IDEX Online Research: Movado Retail Posts Positive Sales Results
April 21, 09The big news at Movado: total sales in its 61 retail stores were up 2.6 percent in the fourth fiscal quarter ended January 2009. Granted, the performance disparity between its outlet stores and its boutiques was dramatic, but the bottom line is that Movado’s retail division was one of the few retail jewelers to report a gain in sales during last year’s fourth quarter.
How did Movado post this retail sales gain? Sales in its 29 Boutique stores were down nearly 15 percent. But its 32 Outlet stores posted a dramatic 20 percent sales gain. Two factors drove the sales gain in the Outlet units, in our opinion:
- The Outlet stores offered a perception of value to shoppers.
- Movado had been adding more jewelry merchandise to both its Boutiques and its Outlet units during 2008. Thus, more new merchandise was available for its customers.
The table below summarizes Movado’s performance for the fourth fiscal quarter ended January 2009. Dollar figures are in millions. “Reported Revenues” include wholesale and retail sales. Retail sales are shown separately. Margins and profits are corporate level results, including both wholesale and retail divisions.
Full Year Sales Results for Outlet Stores Positive
Further, Movado’s annual sales for its retail division were similar to fourth quarter trends. Total retail sales were down just under 4 percent for the twelve-month period ended January 2009. Sales in the Boutique units were down 16 percent, with same-store sales down 17 percent. Sales in the Outlet stores were up 6.3 percent, with same-store sales up 6.9 percent.
The table below summarizes Movado’s financial performance for the fiscal year ended January 2009. Dollar figures are in millions.
Highlights from Fourth Quarter and Year-End
The following are highlights from the company’s fourth quarter and full year results for the period ended January 2009 versus January 2008.
- Movado’s management reported that global sales in the fine watch business were down double-digit levels in 2008.

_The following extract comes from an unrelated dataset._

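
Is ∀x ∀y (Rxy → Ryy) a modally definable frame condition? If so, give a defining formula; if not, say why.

Yes, by □(□r → r)

The condition is shift-reflexivity. A defining modal formula is □(□r → r).
Suppose □(□r→r) is valid. Take Rxy and set V(r)={w : Ryw}. Then at y, □r holds; since □(□r→r) at x, □r→r at y, so r at y, i.e. Ryy.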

- One wholesale market performed better than average: the Middle East. Movado’s weakest wholesale markets were the U.S. and Brazil.

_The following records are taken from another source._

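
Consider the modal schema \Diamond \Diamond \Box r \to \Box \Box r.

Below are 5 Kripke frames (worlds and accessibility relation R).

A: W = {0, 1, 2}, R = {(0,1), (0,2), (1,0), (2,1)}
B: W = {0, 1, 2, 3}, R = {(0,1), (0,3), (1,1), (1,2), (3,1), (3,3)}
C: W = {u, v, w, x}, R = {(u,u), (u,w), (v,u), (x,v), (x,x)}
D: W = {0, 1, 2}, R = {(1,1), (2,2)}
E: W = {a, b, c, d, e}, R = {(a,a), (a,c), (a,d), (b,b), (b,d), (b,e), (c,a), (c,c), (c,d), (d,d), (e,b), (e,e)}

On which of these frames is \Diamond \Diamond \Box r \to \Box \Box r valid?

D

Frame correspondent (Sahlqvist): \forall x \forall y \forall z ((x R^2 y \wedge x R^2 z) \to \exists w (yRw \wedge z = w)) — i.e. a generalized confluence (Geach) condition.
A: fails — 0R²0, 0R²0 but no w with 0Rw and 0=w.
B: fails — 0R²1, 0R²3 but no w with 1Rw and 3=w.
C: fails — uR²w, uR²u but no t with wRt and u=t.
D: condition met.
E: fails — aR²d, aR²a but no w with dRw and a=w.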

- Management noted that three factors hurt wholesale demand for watches in the fourth quarter:
- Retailers cut back dramatically on replenishment orders.
- Retailers typically have at least one year of inventory on hand, so there was no compelling reason to add to their inventory levels.
- Retailers adjusted their re-orders to sales levels, which were weak.
- Movado’s focus over the past several months has been on cost savings. These are some of the cost and cash savings programs which have been implemented.
- Management reduced employee benefits.
- Executive pay was cut.
- Capital expenditures were down significantly, a trend that will continue into 2009.
- Its cash dividend was suspended, though we expect it to be reinstated later.
- The company has reduced its own inventory levels.
- Fourth quarter financial highlights were as follows:
- Total corporate revenues were down 35 percent.
- Wholesale sales were down 46 percent.
- U.S. wholesale sales were down 61 percent. All categories were down, especially the luxury brands (Ebel, Concord) and the accessible luxury brands (Movado, ESQ). Sales of licensed brands were down less. Licensed brands include Coach, Tommy Hilfiger, Hugo Boss, Juicy Couture and LaCoste.
- International wholesale sales declined by 34 percent. All categories of watches experienced weak sales.
- Movado retail sales were up 2.6 percent.
- Movado Boutique sales were down 14.8 percent.
- Movado Outlet sales were up 19.7 percent
- The company’s gross margin fell to 55.9 percent from 64.3 percent (adjusted) due to three factors: 1) unfavorable currency translation; 2) heavy price-based promotions in the Movado Boutiques units; and 3) an unfavorable sales mix.
- The company spent less on marketing, which probably hurt sales.
- Full year financial highlights were as follows:
- Total sales were down 15 percent.
- Wholesale sales were down 18 percent.
- U.S. wholesale sales were down 30 percent. Sales of luxury and accessible luxury brands were down nearly 38 percent. Licensed brands were up just over 4 percent.
- International wholesale sales were down 4 percent. Luxury and accessible luxury brand sales were down 17 percent, while sales of licensed brands were up 10 percent.
- Retail sales were down 3.9 percent.
- Sales in the Movado Boutiques were down 16.4 percent, with same-store sales down 17.3 percent.
- Sales in the Movado Outlet stores were up 6.3 percent, with same-store sales up 6.9 percent.
- Movado’s full year gross margin was 62.4 percent versus 64.0 percent (adjusted). Two factors were cited as depressing its gross margin: 1) price-based promotions in the Movado Boutiques; and, 2) an unfavorable sales mix.
- Movado ended the year with too much inventory, and it is out of compliance on its debt covenants. During the current year, we look for the company to work down its inventory. It is currently working on a new asset-based lending agreement with its banks.
- Movado management looks for continued weakness during the first half of 2009, with a gradual pickup in the second half. We expect a slight profit for the company in the fiscal year ending January 2010.